Acrostiches sub-lettriques
[Après les longs « acrostiche d'hémistiche » & autres ci-dessus, voici une
exploration de l'autre extrême : les acrostiches de moins d'une lettre. Tout
d'abord un « acrostiche d'hémigramme par vers », dans lequel la première
lettre des vers successifs donne la
moitié de lettres à reconstituer. En les
combinant deux à deux, comme dans l'image de droite où les points sur
les i et j sont volontairement absents, elles forment le mot « aggadah »
(partie non juridique du Talmud) que le sonnet est censé décrire.]

conte-moi
ivre éthique
cette foi
judaïque

ce n'est loi
juridique
c'est pourquoi
illogique

chaque grand
lettré prend
cent histoires

il les lit
lors nourrit
nos mémoires


[Dans ce second exemple, les vers successifs doivent être traduits en
morse, et l'on doit en prélever le premier point ou trait. Cela engendre

« .--. .-.. ..- ... », c.-à-d. le titre et le dernier mot ambigu
« plus » du même sonnet de monosyllabes. Les sauts de strophes
correspondent aux fins de lettres.]

Plus

Rire
d'airs
chers,
sire ?

Vire
clairs
vers,
lyre !

Fous,
vous
croire

lus,
voire
plus.

[Voir aussi cette illustration par Nicolas Graner du même concept avec les points du braille]


[Même contrainte que ci-dessus, mais en prenant en compte les
titre, sous-titre et signature dans le mot à décoder en acrostiche
de morse : les premiers point ou trait de chaque ligne donnent

« .- -... -.-- ... ... . » = « abysse », les lignes blanches
servant comme précédemment à séparer les lettres.]

El Desdichado
(Déshérité)

Gémit l'enténébré
Prince à tour abolie :
Son étoile a sombré
Vers la Mélancolie.

De ce tombeau chambré,
Rends la mer d'Italie
Que son coeur encombré
Marie à l'ancolie.

Est-ce Amour ou Biron ?
Lorsque son front se plisse,
Il rêve d'un abysse.

Franchissant d'Achéron,
Il chante comme Orphée
Les soupirs de la fée.

                    Labrunie


2 Juillet 2020

Contrainte échiquéenne
[Marc Boizeau a proposé à la liste oulipo de coder les coups d'une partie d'échecs dans les premiers mots des hémistiches successifs d'un poème. Ci-dessous, j'ai décomposé ces coups en deux mots : la lettre initiale du premier mot de chaque hémistiche indique quelle pièce est jouée (en utilisant P pour le pion), et le second mot donne la case d'arrivée selon la règle de Marc Boizeau : colonne comme initiale, rangée comme nombre de lettres.

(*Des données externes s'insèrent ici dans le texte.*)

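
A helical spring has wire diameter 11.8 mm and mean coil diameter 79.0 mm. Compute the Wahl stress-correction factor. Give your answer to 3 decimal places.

1.224

C = D/d = 79.0/11.8 = 6.6949
K_W = (4C−1)/(4C−4) + 0.615/C = 25.780/22.780 + 0.0919 = 1.2236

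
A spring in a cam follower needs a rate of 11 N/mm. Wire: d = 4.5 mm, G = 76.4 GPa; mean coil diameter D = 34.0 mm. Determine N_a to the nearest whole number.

N_a = Gd⁴/(8D³k) = (76.4×10³ × 4.5⁴)/(8 × 34.0³ × 11)
    = 3.13288e+07 / 3.45875e+06 = 9.058 → 9 coils

9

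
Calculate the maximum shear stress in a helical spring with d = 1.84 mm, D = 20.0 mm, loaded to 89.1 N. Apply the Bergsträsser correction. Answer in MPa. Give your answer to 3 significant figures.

Spring index C = D/d = 20.0/1.84 = 10.8696
K_B = (4C+2)/(4C−3) = 45.478/40.478 = 1.1235
τ₀ = 8FD/(πd³) = 8·89.1·20.0/(π·1.84³) = 14256/19.571 = 728.44 MPa
τ_max = K·τ₀ = 1.1235 × 728.44 = 818.42 MPa

818 MPa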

J'ai choisi une partie jouée en 1850 à la Nouvelle-Orléans par James McConnell (21 ans) contre son ami Paul Morphy (13 ans), parce qu'elle compte 14 coups de chaque camp, donc fournit le patron d'un sonnet. Le décodage du poème donne Pe4 Pe6 / Pd4 Pd5 / Pe5 Pc5 / Pc3 Cc6 // Pf4 Db6 / Cf3 Fd7 / Pa3 Ch6 / Pb4 Pd4 // Pd4 Tc8 / Fb2 Cf5 / Dd3 Fb4 // Pb4 Cb4 / Dd2 Tc2 / Dd1 Ce3, qui implique quand se produisent les prises ou la mise en échec, bien que ce ne soit pas explicitement indiqué. La notation algébrique standard est : 1. e4 e6 2. d4 d5 3. e5 c5 4. c3 Cc6 5. f4 Db6 6. Cf3 Fd7 7. a3 Ch6 8. b4 c×d4 9. c×d4 Tc8 10. Fb2 Cf5 11. Dd3 F×b4+ 12. a×b4 C×b4 13. Dd2 Tc2 14. Dd1 Ce3. Les vers du sonnet suivent la partie en la commentant.]

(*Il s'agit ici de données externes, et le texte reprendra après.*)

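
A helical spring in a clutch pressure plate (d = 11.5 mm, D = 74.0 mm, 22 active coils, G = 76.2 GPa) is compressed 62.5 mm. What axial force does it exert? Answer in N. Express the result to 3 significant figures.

k = Gd⁴/(8D³N_a) = (76.2×10³)(11.5⁴)/(8·74.0³·22) = 18.687 N/mm
F = k·δ = 18.687 × 62.5 = 1167.9 N

1170 N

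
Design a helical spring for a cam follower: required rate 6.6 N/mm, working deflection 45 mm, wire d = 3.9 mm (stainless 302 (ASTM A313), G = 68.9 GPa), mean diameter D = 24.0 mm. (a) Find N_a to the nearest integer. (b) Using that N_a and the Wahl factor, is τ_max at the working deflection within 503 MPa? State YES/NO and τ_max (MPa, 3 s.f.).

N_a = Gd⁴/(8D³k) = (68.9×10³)(3.9⁴)/(8·24.0³·6.6) = 21.84 → N_a = 22
Actual rate k = Gd⁴/(8D³·22) = 6.5514 N/mm
Working load F = kδ = 6.5514·45 = 294.81 N
C = 24.0/3.9 = 6.1538; K_W = (4C−1)/(4C−4)+0.615/C = 1.2455
τ_max = K_W·8FD/(πd³) = 1.2455·303.74 = 378.3 MPa
τ_max ≤ 503 MPa → acceptable

(a) 22 coils; (b) YES, τ_max = 378 MPa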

Position finale de la partie McConnell-Morphy

Peut-être au centre aller par espoir d'art mortel,
Pour déjà s'avancer par désir de victoire,
Puis enfin l'observer par choix positionnel
Pousser ces maudits pions contre chaque prétoire.

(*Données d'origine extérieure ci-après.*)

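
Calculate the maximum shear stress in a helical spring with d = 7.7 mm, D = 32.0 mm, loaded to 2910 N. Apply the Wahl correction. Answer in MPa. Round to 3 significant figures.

720 MPa

Spring index C = D/d = 32.0/7.7 = 4.1558
K_W = (4C−1)/(4C−4) + 0.615/C = 15.623/12.623 + 0.1480 = 1.3856
τ₀ = 8FD/(πd³) = 8·2910·32.0/(π·7.7³) = 744960/1434.2 = 519.41 MPa
τ_max = K·τ₀ = 1.3856 × 519.41 = 719.72 MPa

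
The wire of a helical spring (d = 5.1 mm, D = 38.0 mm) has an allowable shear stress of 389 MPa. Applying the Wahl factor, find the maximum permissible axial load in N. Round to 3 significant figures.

C = D/d = 38.0/5.1 = 7.4510
K_W = (4C−1)/(4C−4) + 0.615/C = 28.804/25.804 + 0.0825 = 1.1988
τ_max = K·8FD/(πd³) → F_max = τ_allow·πd³/(8DK)
F_max = 389·π·5.1³/(8·38.0·1.1988) = 1.6211e+05/364.44 = 444.83 N

445 N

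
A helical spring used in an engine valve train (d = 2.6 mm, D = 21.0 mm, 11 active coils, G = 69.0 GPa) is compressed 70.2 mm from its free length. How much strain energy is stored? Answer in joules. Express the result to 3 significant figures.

9.53 J

k = Gd⁴/(8D³N_a) = (69.0×10³)(2.6⁴)/(8·21.0³·11) = 3.869 N/mm
U = ½kδ² = 0.5 × 3.869 × 70.2² = 9533.4 N·mm = 9.5334 J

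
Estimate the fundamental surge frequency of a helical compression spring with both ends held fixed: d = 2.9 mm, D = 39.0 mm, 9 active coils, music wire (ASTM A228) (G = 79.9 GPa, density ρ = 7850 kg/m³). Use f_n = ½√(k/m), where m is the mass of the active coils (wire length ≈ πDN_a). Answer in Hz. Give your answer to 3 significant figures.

76.1 Hz

k = Gd⁴/(8D³N_a) = (79.9×10³)(2.9⁴)/(8·39.0³·9) = 1.3232 N/mm = 1323.2 N/m
Wire length L = πDN_a = π·39.0·9 = 1102.7 mm
m = ρ·(πd²/4)·L = 7850 × 6.6052×10⁻⁶ m² × 1.1027 m = 0.057176 kg
f_n = ½√(k/m) = 0.5·√(1323.2/0.057176) = 0.5·√(23142) = 76.062 Hz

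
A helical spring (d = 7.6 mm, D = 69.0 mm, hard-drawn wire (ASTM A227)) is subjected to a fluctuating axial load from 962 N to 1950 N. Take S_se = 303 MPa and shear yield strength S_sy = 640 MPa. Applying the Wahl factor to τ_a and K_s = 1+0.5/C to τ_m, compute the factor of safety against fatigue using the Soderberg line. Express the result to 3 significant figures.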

Pourtant face au projet de briser le castel,
Ce fin stratège enfant file démolir, voire
Pourchasser aux enfers ce héraut fictionnel
Plus buté qu'un dément pris dans sa tour d'ivoire.

Pesant donc la pression, ton camarade anxieux
Fait bi-fortifïer ce filon périlleux,
Défend dur le pivot — fort bien, l'assaut s'entame !

Présent beau qu'il reçoit contre bête malheur
Dictant de s'étouffer tantôt : ce bon joueur
Décide d'arrêter car est morte sa dame.


P.S. du 09/07/20 : sonnet de trisyllabes codant une partie miniature sans aucune prise, jouée en 2012 par des amateurs sur l'Internet Chess Club, 1. e4 e6 2. f3 Cc6 3. Cc3 Fc5 4. a4 Df6 5. g4 Dh4+ 6. Re2 Df2+ 7. Rd3 Ce5#. Les coups des Blancs sont associés à des rimes féminines, et ceux des Noirs à des rimes masculines. Comme ci-dessus, l'initiale du premier mot de chaque vers code la pièce jouée, et l'initiale & la longueur du deuxième mot codent la case d'arrivée : Pe4 Pe6 Pf3 Cc6 / Cc3 Fc5 Pa4 Df6 / Pg4 Dh4 Re2 / Df2 Rd3 Ce5. Le thème a été choisi par la contrainte, qui est d'autant plus dure que les vers sont courts.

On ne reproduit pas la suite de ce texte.